Em março, a saca de 50 quilos de semente de trigo de classe superior era comercializada entre R$ 13,00 e R$ 13,50, mas ocorreram poucas vendas. Este mês, o valor da saca superou R$ 15,00, chegando até R$ 16,00 nos últimos dez dias.
O aumento da procura foi impulsionado pela estiagem que está prejudicando o desenvolvimento do milho safrinha, que tinha sido a opção inicial de muitos produtores para a safra de inverno. Ocorre que eles ficaram frustrados com o aparecimento de insetos, em função da seca, que poderiam comprometer a produtividade, explicou Bohatch. Para não acumular prejuízos, muitos produtores optaram por gradear o milho e estão aguardando a chegada da chuva para plantar o trigo.
A escassez de sementes não está ocorrendo na região Norte do Estado, que também está sendo castigada pela estiagem. O diretor da Apasem acredita que a procura deve se intensificar agora que o Banco do Brasil começa a liberar recursos para o custeio.
Segundo Bohatch, existe uma disponibilidade de 2,2 milhões de sacas de sementes de qualidade superior, suficientes para o plantio de 720.000 hectares. Ele acredita que as regiões Oeste e Norte, maiores produtoras no Estado devem consumir o equivalente a 1,7 e 1,8 milhão de sacas.
Recursos do Banco do Brasil.
Desde ontem, a Superintendência do Banco do Brasil começou a liberar R$ 35 milhões em recursos para o financiamento da safra de trigo no Paraná. Desse total, R$ 21 milhões são oriundos de recursos obrigatórios, R$ 10 milhões do Proger e R$ 4 milhões do Pronaf.

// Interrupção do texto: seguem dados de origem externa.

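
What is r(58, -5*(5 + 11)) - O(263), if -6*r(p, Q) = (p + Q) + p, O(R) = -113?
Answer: 107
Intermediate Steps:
r(p, Q) = -p/3 - Q/6 (r(p, Q) = -((p + Q) + p)/6 = -((Q + p) + p)/6 = -(Q + 2*p)/6 = -p/3 - Q/6)
r(58, -5*(5 + 11)) - O(263) = (-⅓*58 - (-5)*(5 + 11)/6) - 1*(-113) = (-58/3 - (-5)*16/6) + 113 = (-58/3 - ⅙*(-80)) + 113 = (-58/3 + 40/3) + 113 = -6 + 113 = 107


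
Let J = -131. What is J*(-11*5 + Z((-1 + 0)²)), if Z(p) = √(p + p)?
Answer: 7205 - 131*√2 ≈ 7019.7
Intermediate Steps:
Z(p) = √2*√p (Z(p) = √(2*p) = √2*√p)
J*(-11*5 + Z((-1 + 0)²)) = -131*(-11*5 + √2*√((-1 + 0)²)) = -131*(-55 + √2*√((-1)²)) = -131*(-55 + √2*√1) = -131*(-55 + √2*1) = -131*(-55 + √2) = 7205 - 131*√2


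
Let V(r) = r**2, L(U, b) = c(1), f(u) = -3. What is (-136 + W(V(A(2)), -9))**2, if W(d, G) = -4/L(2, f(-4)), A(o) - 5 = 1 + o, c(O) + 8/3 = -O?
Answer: 2202256/121 ≈ 18200.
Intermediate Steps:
c(O) = -8/3 - O
L(U, b) = -11/3 (L(U, b) = -8/3 - 1*1 = -8/3 - 1 = -11/3)
A(o) = 6 + o (A(o) = 5 + (1 + o) = 6 + o)
W(d, G) = 12/11 (W(d, G) = -4/((-11/3*1)) = -4/(-11/3) = -4*(-3/11) = 12/11)
(-136 + W(V(A(2)), -9))**2 = (-136 + 12/11)**2 = (-1484/11)**2 = 2202256/121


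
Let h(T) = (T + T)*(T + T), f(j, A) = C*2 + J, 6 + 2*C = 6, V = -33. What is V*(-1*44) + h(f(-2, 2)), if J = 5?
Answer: 1552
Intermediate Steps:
C = 0 (C = -3 + (1/2)*6 = -3 + 3 = 0)
f(j, A) = 5 (f(j, A) = 0*2 + 5 = 0 + 5 = 5)
h(T) = 4*T**2 (h(T) = (2*T)*(2*T) = 4*T**2)
V*(-1*44) + h(f(-2, 2)) = -(-33)*44 + 4*5**2 = -33*(-44) + 4*25 = 1452 + 100 = 1552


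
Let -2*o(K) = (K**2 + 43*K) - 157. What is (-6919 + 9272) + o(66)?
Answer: -2331/2 ≈ -1165.5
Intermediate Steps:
o(K) = 157/2 - 43*K/2 - K**2/2 (o(K) = -((K**2 + 43*K) - 157)/2 = -(-157 + K**2 + 43*K)/2 = 157/2 - 43*K/2 - K**2/2)
(-6919 + 9272) + o(66) = (-6919 + 9272) + (157/2 - 43/2*66 - 1/2*66**2) = 2353 + (157/2 - 1419 - 1/2*4356) = 2353 + (157/2 - 1419 - 2178) = 2353 - 7037/2 = -2331/2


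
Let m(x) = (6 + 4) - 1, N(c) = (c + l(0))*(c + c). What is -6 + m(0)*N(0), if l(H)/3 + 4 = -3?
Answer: -6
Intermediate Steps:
l(H) = -21 (l(H) = -12 + 3*(-3) = -12 - 9 = -21)
N(c) = 2*c*(-21 + c) (N(c) = (c - 21)*(c + c) = (-21 + c)*(2*c) = 2*c*(-21 + c))
m(x) = 9 (m(x) = 10 - 1 = 9)
-6 + m(0)*N(0) = -6 + 9*(2*0*(-21 + 0)) = -6 + 9*(2*0*(-21)) = -6 + 9*0 = -6 + 0 = -6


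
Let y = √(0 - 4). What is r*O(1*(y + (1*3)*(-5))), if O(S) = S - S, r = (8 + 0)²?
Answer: 0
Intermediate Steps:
y = 2*I (y = √(-4) = 2*I ≈ 2.0*I)
r = 64 (r = 8² = 64)
O(S) = 0
r*O(1*(y + (1*3)*(-5))) = 64*0 = 0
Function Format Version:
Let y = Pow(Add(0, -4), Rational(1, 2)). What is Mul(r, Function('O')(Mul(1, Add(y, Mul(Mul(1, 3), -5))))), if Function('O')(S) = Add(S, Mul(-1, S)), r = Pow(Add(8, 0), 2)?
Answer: 0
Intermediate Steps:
y = Mul(2, I) (y = Pow(-4, Rational(1, 2)) = Mul(2, I) ≈ Mul(2.0000, I))
r = 64 (r = Pow(8, 2) = 64)
Function('O')(S) = 0
Mul(r, Function('O')(Mul(1, Add(y, Mul(Mul(1, 3), -5))))) = Mul(64, 0) = 0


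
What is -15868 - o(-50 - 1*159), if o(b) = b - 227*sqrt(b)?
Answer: -15659 + 227*I*sqrt(209) ≈ -15659.0 + 3281.7*I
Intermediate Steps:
-15868 - o(-50 - 1*159) = -15868 - ((-50 - 1*159) - 227*sqrt(-50 - 1*159)) = -15868 - ((-50 - 159) - 227*sqrt(-50 - 159)) = -15868 - (-209 - 227*I*sqrt(209)) = -15868 + (209 + 227*I*sqrt(209)) = -15659 + 227*I*sqrt(209)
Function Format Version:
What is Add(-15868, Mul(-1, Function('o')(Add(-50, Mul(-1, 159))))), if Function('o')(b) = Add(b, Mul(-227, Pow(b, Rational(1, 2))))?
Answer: Add(-15659, Mul(227, I, Pow(209, Rational(1, 2)))) ≈ Add(-15659., Mul(3281.7, I))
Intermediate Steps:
Add(-15868, Mul(-1, Function('o')(Add(-50, Mul(-1, 159))))) = Add(-15868, Mul(-1, Add(Add(-50, Mul(-1, 159)), Mul(-227, Pow(Add(-50, Mul(-1, 159)), Rational(1, 2)))))) = Add(-15868, Mul(-1, Add(Add(-50, -159), Mul(-227, Pow(Add(-50, -159), Rational(1, 2)))))) = Add(-15868, Mul(-1, Add(-209, Mul(-227, Pow(-209, Rational(1, 2)))))) = Add(-15868, Mul(-1, Add(-209, Mul(-227, Mul(I, Pow(209, Rational(1, 2))))))) = Add(-15868, Mul(-1, Add(-209, Mul(-227, I, Pow(209, Rational(1, 2)))))) = Add(-15868, Add(209, Mul(227, I, Pow(209, Rational(1, 2))))) = Add(-15659, Mul(227, I, Pow(209, Rational(1, 2))))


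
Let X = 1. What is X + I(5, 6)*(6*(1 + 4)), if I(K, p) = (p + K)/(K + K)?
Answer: 34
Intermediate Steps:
I(K, p) = (K + p)/(2*K) (I(K, p) = (K + p)/((2*K)) = (K + p)*(1/(2*K)) = (K + p)/(2*K))
X + I(5, 6)*(6*(1 + 4)) = 1 + ((1/2)*(5 + 6)/5)*(6*(1 + 4)) = 1 + ((1/2)*(1/5)*11)*(6*5) = 1 + (11/10)*30 = 1 + 33 = 34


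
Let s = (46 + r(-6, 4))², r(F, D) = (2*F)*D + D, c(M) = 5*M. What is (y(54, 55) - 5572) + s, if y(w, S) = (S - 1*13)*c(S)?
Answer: 5982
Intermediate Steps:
y(w, S) = 5*S*(-13 + S) (y(w, S) = (S - 1*13)*(5*S) = (S - 13)*(5*S) = (-13 + S)*(5*S) = 5*S*(-13 + S))
r(F, D) = D + 2*D*F (r(F, D) = 2*D*F + D = D + 2*D*F)
s = 4 (s = (46 + 4*(1 + 2*(-6)))² = (46 + 4*(1 - 12))² = (46 + 4*(-11))² = (46 - 44)² = 2² = 4)
(y(54, 55) - 5572) + s = (5*55*(-13 + 55) - 5572) + 4 = (5*55*42 - 5572) + 4 = (11550 - 5572) + 4 = 5978 + 4 = 5982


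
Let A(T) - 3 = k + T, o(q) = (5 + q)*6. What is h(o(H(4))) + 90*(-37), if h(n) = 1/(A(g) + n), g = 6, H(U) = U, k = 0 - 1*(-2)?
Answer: -216449/65 ≈ -3330.0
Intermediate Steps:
k = 2 (k = 0 + 2 = 2)
o(q) = 30 + 6*q
A(T) = 5 + T (A(T) = 3 + (2 + T) = 5 + T)
h(n) = 1/(11 + n) (h(n) = 1/((5 + 6) + n) = 1/(11 + n))
h(o(H(4))) + 90*(-37) = 1/(11 + (30 + 6*4)) + 90*(-37) = 1/(11 + (30 + 24)) - 3330 = 1/(11 + 54) - 3330 = 1/65 - 3330 = -216449/65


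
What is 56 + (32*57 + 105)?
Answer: 1985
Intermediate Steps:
56 + (32*57 + 105) = 56 + (1824 + 105) = 56 + 1929 = 1985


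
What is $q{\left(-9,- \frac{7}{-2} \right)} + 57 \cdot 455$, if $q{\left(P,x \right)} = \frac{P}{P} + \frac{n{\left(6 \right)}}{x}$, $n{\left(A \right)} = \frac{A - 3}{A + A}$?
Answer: $\frac{363105}{14} \approx 25936.0$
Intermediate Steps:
$n{\left(A \right)} = \frac{-3 + A}{2 A}$
$q{\left(P,x \right)} = 1 + \frac{1}{4 x}$ ($q{\left(P,x \right)} = \frac{P}{P} + \frac{\frac{1}{2} \cdot \frac{1}{6} \left(-3 + 6\right)}{x} = 1 + \frac{\frac{1}{2} \cdot \frac{1}{6} \cdot 3}{x} = 1 + \frac{1}{4 x}$)
$q{\left(-9,- \frac{7}{-2} \right)} + 57 \cdot 455 = \frac{\frac{1}{4} - \frac{7}{-2}}{\left(-7\right) \frac{1}{-2}} + 57 \cdot 455 = \frac{\frac{1}{4} - - \frac{7}{2}}{\left(-7\right) \left(- \frac{1}{2}\right)} + 25935 = \frac{\frac{1}{4} + \frac{7}{2}}{\frac{7}{2}} + 25935 = \frac{2}{7} \cdot \frac{15}{4} + 25935 = \frac{15}{14} + 25935 = \frac{363105}{14}$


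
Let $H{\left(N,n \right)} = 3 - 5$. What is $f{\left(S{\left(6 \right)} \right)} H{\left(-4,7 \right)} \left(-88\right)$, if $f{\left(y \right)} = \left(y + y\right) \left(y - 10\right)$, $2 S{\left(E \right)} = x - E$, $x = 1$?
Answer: $11000$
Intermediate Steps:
$H{\left(N,n \right)} = -2$ ($H{\left(N,n \right)} = 3 - 5 = -2$)
$S{\left(E \right)} = \frac{1}{2} - \frac{E}{2}$ ($S{\left(E \right)} = \frac{1 - E}{2} = \frac{1}{2} - \frac{E}{2}$)
$f{\left(y \right)} = 2 y \left(-10 + y\right)$
$f{\left(S{\left(6 \right)} \right)} H{\left(-4,7 \right)} \left(-88\right) = 2 \left(\frac{1}{2} - 3\right) \left(-10 + \left(\frac{1}{2} - 3\right)\right) \left(-2\right) \left(-88\right) = 2 \left(- \frac{5}{2}\right) \left(-10 - \frac{5}{2}\right) \left(-2\right) \left(-88\right) = 2 \left(- \frac{5}{2}\right) \left(- \frac{25}{2}\right) \left(-2\right) \left(-88\right) = \frac{125}{2} \left(-2\right) \left(-88\right) = \left(-125\right) \left(-88\right) = 11000$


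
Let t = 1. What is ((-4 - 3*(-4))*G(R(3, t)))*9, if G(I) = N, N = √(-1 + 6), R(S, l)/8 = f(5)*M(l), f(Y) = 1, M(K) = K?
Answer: 72*√5 ≈ 161.00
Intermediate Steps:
R(S, l) = 8*l (R(S, l) = 8*(1*l) = 8*l)
N = √5 ≈ 2.2361
G(I) = √5
((-4 - 3*(-4))*G(R(3, t)))*9 = ((-4 - 3*(-4))*√5)*9 = ((-4 + 12)*√5)*9 = (8*√5)*9 = 72*√5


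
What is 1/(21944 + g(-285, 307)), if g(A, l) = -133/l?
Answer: 307/6736675 ≈ 4.5571e-5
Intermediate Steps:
1/(21944 + g(-285, 307)) = 1/(21944 - 133/307) = 1/(6736675/307) = 307/6736675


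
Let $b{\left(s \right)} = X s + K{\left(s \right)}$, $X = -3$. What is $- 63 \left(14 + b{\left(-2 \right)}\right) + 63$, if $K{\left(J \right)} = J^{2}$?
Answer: $-1449$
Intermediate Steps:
$b{\left(s \right)} = s^{2} - 3 s$ ($b{\left(s \right)} = - 3 s + s^{2} = s^{2} - 3 s$)
$- 63 \left(14 + b{\left(-2 \right)}\right) + 63 = - 63 \left(14 - 2 \left(-3 - 2\right)\right) + 63 = - 63 \left(14 - -10\right) + 63 = - 63 \left(14 + 10\right) + 63 = \left(-63\right) 24 + 63 = -1512 + 63 = -1449$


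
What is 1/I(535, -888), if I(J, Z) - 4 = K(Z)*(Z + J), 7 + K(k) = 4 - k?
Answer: -1/312401 ≈ -3.2010e-6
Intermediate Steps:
K(k) = -3 - k (K(k) = -7 + (4 - k) = -3 - k)
I(J, Z) = 4 + (-3 - Z)*(J + Z) (I(J, Z) = 4 + (-3 - Z)*(Z + J) = 4 + (-3 - Z)*(J + Z))
1/I(535, -888) = 1/(4 - 1*535*(3 - 888) - 1*(-888)*(3 - 888)) = 1/(4 - 1*535*(-885) - 1*(-888)*(-885)) = 1/(4 + 473475 - 785880) = 1/(-312401) = -1/312401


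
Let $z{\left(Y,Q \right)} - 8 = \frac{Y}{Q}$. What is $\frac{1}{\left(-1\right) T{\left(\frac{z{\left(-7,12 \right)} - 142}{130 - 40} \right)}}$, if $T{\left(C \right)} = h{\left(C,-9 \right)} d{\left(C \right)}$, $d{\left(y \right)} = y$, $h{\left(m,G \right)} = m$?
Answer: $- \frac{46656}{104329} \approx -0.4472$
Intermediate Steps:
$z{\left(Y,Q \right)} = 8 + \frac{Y}{Q}$
$T{\left(C \right)} = C^{2}$ ($T{\left(C \right)} = C C = C^{2}$)
$\frac{1}{\left(-1\right) T{\left(\frac{z{\left(-7,12 \right)} - 142}{130 - 40} \right)}} = \frac{1}{\left(-1\right) \left(\frac{\left(8 - \frac{7}{12}\right) - 142}{130 - 40}\right)^{2}} = \frac{1}{\left(-1\right) \left(\frac{\left(8 - \frac{7}{12}\right) - 142}{90}\right)^{2}} = \frac{1}{\left(-1\right) \left(\left(\left(8 - \frac{7}{12}\right) - 142\right) \frac{1}{90}\right)^{2}} = \frac{1}{\left(-1\right) \left(\left(\frac{89}{12} - 142\right) \frac{1}{90}\right)^{2}} = \frac{1}{\left(-1\right) \left(\left(- \frac{1615}{12}\right) \frac{1}{90}\right)^{2}} = \frac{1}{\left(-1\right) \left(- \frac{323}{216}\right)^{2}} = \frac{1}{\left(-1\right) \frac{104329}{46656}} = \frac{1}{- \frac{104329}{46656}} = - \frac{46656}{104329}$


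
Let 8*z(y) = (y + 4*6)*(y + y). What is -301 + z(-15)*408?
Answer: -14071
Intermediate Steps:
z(y) = y*(24 + y)/4 (z(y) = ((y + 4*6)*(y + y))/8 = ((y + 24)*(2*y))/8 = ((24 + y)*(2*y))/8 = (2*y*(24 + y))/8 = y*(24 + y)/4)
-301 + z(-15)*408 = -301 + ((¼)*(-15)*(24 - 15))*408 = -301 + ((¼)*(-15)*9)*408 = -301 - 135/4*408 = -301 - 13770 = -14071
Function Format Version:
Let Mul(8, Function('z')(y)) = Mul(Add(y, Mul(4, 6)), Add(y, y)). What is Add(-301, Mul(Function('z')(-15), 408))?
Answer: -14071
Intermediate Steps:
Function('z')(y) = Mul(Rational(1, 4), y, Add(24, y)) (Function('z')(y) = Mul(Rational(1, 8), Mul(Add(y, Mul(4, 6)), Add(y, y))) = Mul(Rational(1, 8), Mul(Add(y, 24), Mul(2, y))) = Mul(Rational(1, 8), Mul(Add(24, y), Mul(2, y))) = Mul(Rational(1, 8), Mul(2, y, Add(24, y))) = Mul(Rational(1, 4), y, Add(24, y)))
Add(-301, Mul(Function('z')(-15), 408)) = Add(-301, Mul(Mul(Rational(1, 4), -15, Add(24, -15)), 408)) = Add(-301, Mul(Mul(Rational(1, 4), -15, 9), 408)) = Add(-301, Mul(Rational(-135, 4), 408)) = Add(-301, -13770) = -14071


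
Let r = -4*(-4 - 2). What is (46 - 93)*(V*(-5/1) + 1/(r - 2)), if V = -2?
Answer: -10387/22 ≈ -472.14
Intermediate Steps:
r = 24 (r = -4*(-6) = 24)
(46 - 93)*(V*(-5/1) + 1/(r - 2)) = (46 - 93)*(-(-10)/1 + 1/(24 - 2)) = -47*(-(-10) + 1/22) = -47*(-2*(-5) + 1/22) = -47*(10 + 1/22) = -47*221/22 = -10387/22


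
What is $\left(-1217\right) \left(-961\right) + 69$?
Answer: $1169606$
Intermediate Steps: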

A previsão do BB é que ocorram mais liberações em maio e junho para o custeio até totalizar R$ 100 milhões, que é a necessidade do Estado, adaptada às previsões de redução de área da ordem de 20%, afirmou Bruno Schauff, coordenador de crédito rural da Superintendência do BB no Paraná.
Segundo Schauff, o dinheiro já está disponível nas agências e ele confirma o rigor do banco na aprovação do cadastro. Ele afirma que deverão ser aprovados os cadastros de produtores que comprovadamente tenham capacidade de tocar a lavoura, como tecnologia de plantio, seguir o zoneamento agrícola e ter acompanhamento da assistência técnica.